C’è piena sintonia con Giovanardi per rivedere le quantità minime «Non esiste il diritto a drogarsi» Fini a Trieste difende la sua legge
TRIESTE. «No, non mi sono mai pentito di aver fatto, insieme a Giovanardi una legge che parte dal presupposto che detenere sostanze stupefacenti è illegale. Perchè non esiste un diritto a drogarsi, esiste un diritto a essere liberi dalla droga». Gianfranco Fini non ha avuto ripensamenti.
Ai margini della Conferenza nazionale sulla droga, ripete le sue convinzioni. Compresa l’importanza della prevenzione e senza dimenticarsi un impegno dello Stato sulle risorse. «Ineludibile» secondo Fini, e senza il quale «la guerra è ad armi impari». In sintonia dunque con Giovanardi che annuncia l’intenzione di ripristinare il fondo nazionale per la lotta alle tossicodipendenze.
Ma in piena sintonia con Giovanardi, Fini lo è anche sull’aggiornamento delle tabelle per adeguarle alle nuove sostanze che sono comparse sul mercato degli stupefacenti, come ad esempio le spice drug, il popper o il Gbl. Oppure per rimettere mano, in senso restrittivo, alle cosiddette «soglie» che fanno la differenza tra quantità per uso personale o per spaccio.
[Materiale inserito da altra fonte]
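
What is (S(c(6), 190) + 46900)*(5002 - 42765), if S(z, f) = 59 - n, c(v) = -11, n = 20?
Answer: -1772557457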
Nel mirino ci sarebbero soprattutto la cocaina e l’ecstasy, ma una scelta definitiva è stata rimandata a un confronto con i tossicologi.
Fini ribadisce ovviamente la storica contrarietà alla legalizzazione delle droghe. «Resto dell’idea - sottolinea - che considerare la produzione, lo spaccio e il consumo di droghe illecito, ovviamente con livelli diversi di illegalità, sia un dovere se si vuole per davvero combattere quella che viene chiamata la cultura della morte». E avverte che gli Stati che hanno sperimentato politiche antiproibizioniste «le stanno ripensando», perchè la loro scelta non ha toccato «neanche di striscio» il narcotraffico.
Ha comunque invitato a non scegliere solo la repressione, ma ad andare in profondità sulle motivazioni che portano giovani e non giovani a usare le droghe. Avverte che l’uso di sostanze eccitanti si diffonde oggi anche «tra i manager, i professionisti, i giovani che vogliono fare bella figura, superare un esame, ma anche tra i politici e gli stessi giornalisti». Ed è inquietante che, rispetto al passato, «la percezione sociale del fenomeno droga è oggi più tollerata culturalmente».